«Un dolore che dura da otto anni»

22 Giugno 2017

Parla la mamma di Fadani, l’uomo ucciso da uno zio del rom assassinato

ALBA ADRIATICA. Per una incredibile serie di coincidenze, a morire martedì notte sul lungomare è stato proprio quel ragazzino che faceva parte del gruppo che uccise nell’agosto del 2009 lo studente Antonio De Meo a Villa Rosa. Non solo: quel ragazzino, ormai 22enne, è morto a 20 metri da dove il 10 novembre del 2009 venne ucciso l’imprenditore 39enne Emanuele Fadani. E guarda caso per questo delitto sono stati condannati a 10 anni per concorso in omicidio preterintenzionale Danilo Levakovic e Sante Spinelli, i due rom che quella sera erano con Elvis Levakovic, il giovane rom che sferrò il pugno mortale a Fadani. E Sante Spinelli è lo zio di Manuel Spinelli.
La madre di Fadani, Anita D’Orazio, accetta di riavvolgere la pellicola di un film fatto di dolore e di assenza. «Sono 8 anni in cui, ogni giorno, a mia nipote manca il suo papà», esordisce, «noi le diciamo” Ma tu ce l’hai nel tuo cuore”, lei però ci risponde: “No, io voglio le sue carezze, i suoi abbracci”».

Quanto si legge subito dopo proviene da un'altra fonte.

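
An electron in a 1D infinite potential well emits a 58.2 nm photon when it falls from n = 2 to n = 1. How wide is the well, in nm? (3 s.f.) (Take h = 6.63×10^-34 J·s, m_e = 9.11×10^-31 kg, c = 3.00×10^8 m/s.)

L = 0.230 nm

The photon carries ΔE = hc/λ = 6.63×10^-34·3.00×10^8/5.82×10^-8 m = 3.418×10^-18 J.
Since ΔE = (2² − 1²)E_1, E_1 = 1.139×10^-18 J, and L = h/√(8m_eE_1) = 2.30×10^-10 m = 0.230 nm.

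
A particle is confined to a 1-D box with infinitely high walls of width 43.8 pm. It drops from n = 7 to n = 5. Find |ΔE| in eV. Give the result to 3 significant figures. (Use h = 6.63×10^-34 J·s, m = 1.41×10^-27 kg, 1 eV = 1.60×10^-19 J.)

E_1 = h²/(8mL²) = 2.031×10^-20 J.
|ΔE| = |7² − 5²|·E_1 = 24·2.031×10^-20 J = 4.874×10^-19 J = 3.05 eV.

|ΔE| = 3.05 eV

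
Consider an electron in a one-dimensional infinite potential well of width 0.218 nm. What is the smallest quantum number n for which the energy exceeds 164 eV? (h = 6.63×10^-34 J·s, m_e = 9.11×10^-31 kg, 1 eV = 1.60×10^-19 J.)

n = 5

E_1 = h²/(8m_eL²) = 1.269×10^-18 J = 7.931 eV.
Need n² > 164/7.931 = 20.68, i.e. n > 4.548.
The smallest integer satisfying this is n = 5.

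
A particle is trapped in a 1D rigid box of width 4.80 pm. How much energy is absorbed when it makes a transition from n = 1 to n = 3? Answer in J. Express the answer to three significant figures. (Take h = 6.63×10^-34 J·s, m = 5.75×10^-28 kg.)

E_1 = h²/(8mL²) = 4.148×10^-18 J.
|ΔE| = |1² − 3²|·E_1 = 8·4.148×10^-18 J = 3.32×10^-17 J.

|ΔE| = 3.32×10^-17 J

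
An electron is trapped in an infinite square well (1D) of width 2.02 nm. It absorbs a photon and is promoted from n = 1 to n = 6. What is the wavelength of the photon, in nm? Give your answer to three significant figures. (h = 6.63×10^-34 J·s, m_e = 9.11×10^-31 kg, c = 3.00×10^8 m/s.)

E_1 = h²/(8m_eL²) = 1.478×10^-20 J, so ΔE = (6² − 1²)E_1 = 5.173×10^-19 J.
λ = hc/ΔE = (6.63×10^-34·3.00×10^8)/5.173×10^-19 = 3.84×10^-7 m = 384 nm.

λ = 384 nm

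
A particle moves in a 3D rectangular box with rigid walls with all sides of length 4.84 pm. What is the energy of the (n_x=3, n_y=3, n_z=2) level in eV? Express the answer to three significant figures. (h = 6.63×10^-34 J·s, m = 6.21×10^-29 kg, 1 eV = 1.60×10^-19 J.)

For a 3D rectangular well E = (h²/8m)·Σ n_i²/L_i² = (6.63×10^-34)²/(8·6.21×10^-29) · [3²/(4.84 pm)² + 3²/(4.84 pm)² + 2²/(4.84 pm)²].
Evaluating gives E = 8.310×10^-16 J = 5.19×10^3 eV.

E = 5.19×10^3 eV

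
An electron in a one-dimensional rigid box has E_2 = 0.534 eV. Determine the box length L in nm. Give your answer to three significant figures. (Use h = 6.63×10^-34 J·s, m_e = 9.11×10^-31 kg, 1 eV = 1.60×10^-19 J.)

From E_n = n²h²/(8m_eL²), L = n·h/√(8m_eE_n).
E_2 = 0.534 eV = 8.544×10^-20 J, so L = 2·6.63×10^-34/√(8·9.11×10^-31·8.544×10^-20) = 1.68×10^-9 m = 1.68 nm.

L = 1.68 nm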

Fa anche notare che con la morte del figlio «è venuto a mancare anche il sostegno economico» e che «non ci sarà lui ad assicurare un futuro alla bambina». «Noi non siamo nemmeno stati rimborsati delle spese legali», aggiunge.

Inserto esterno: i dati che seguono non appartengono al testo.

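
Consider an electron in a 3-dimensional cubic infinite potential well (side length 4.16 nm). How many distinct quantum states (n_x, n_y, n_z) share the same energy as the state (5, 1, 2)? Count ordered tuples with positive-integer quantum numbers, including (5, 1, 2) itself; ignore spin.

The level has n_x² + n_y² + n_z² = 30. The ordered positive-integer solutions are (1, 2, 5), (1, 5, 2), (2, 1, 5), (2, 5, 1), (5, 1, 2), (5, 2, 1).
That gives 6 states.

degeneracy = 6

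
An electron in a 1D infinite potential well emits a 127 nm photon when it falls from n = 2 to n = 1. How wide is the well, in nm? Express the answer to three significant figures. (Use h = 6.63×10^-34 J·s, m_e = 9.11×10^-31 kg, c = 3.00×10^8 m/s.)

The photon carries ΔE = hc/λ = 6.63×10^-34·3.00×10^8/1.27×10^-7 m = 1.566×10^-18 J.
Since ΔE = (2² − 1²)E_1, E_1 = 5.220×10^-19 J, and L = h/√(8m_eE_1) = 3.40×10^-10 m = 0.340 nm.

L = 0.340 nm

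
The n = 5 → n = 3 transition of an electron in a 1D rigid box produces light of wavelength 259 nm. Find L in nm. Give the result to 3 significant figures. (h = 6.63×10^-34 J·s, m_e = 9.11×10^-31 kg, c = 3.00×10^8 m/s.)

L = 1.12 nm

The photon carries ΔE = hc/λ = 6.63×10^-34·3.00×10^8/2.59×10^-7 m = 7.680×10^-19 J.
Since ΔE = (5² − 3²)E_1, E_1 = 4.800×10^-20 J, and L = h/√(8m_eE_1) = 1.12×10^-9 m = 1.12 nm.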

La donna non commenta direttamente l’accoltellamento di martedì ma osserva che «il problema sicurezza è stato sempre sottovalutato, mai recepito nella maniera giusta». E sottolinea che forse se il Comune di Alba Adriatica avesse intitolato al figlio una via o scoperto una lapide in suo ricordo – come richiesto anche con una petizione – non si sarebbe persa la memoria storica di quanto accaduto e forse quest’ultimo fatto di cronaca nera si sarebbe potuto evitare. (a.f.)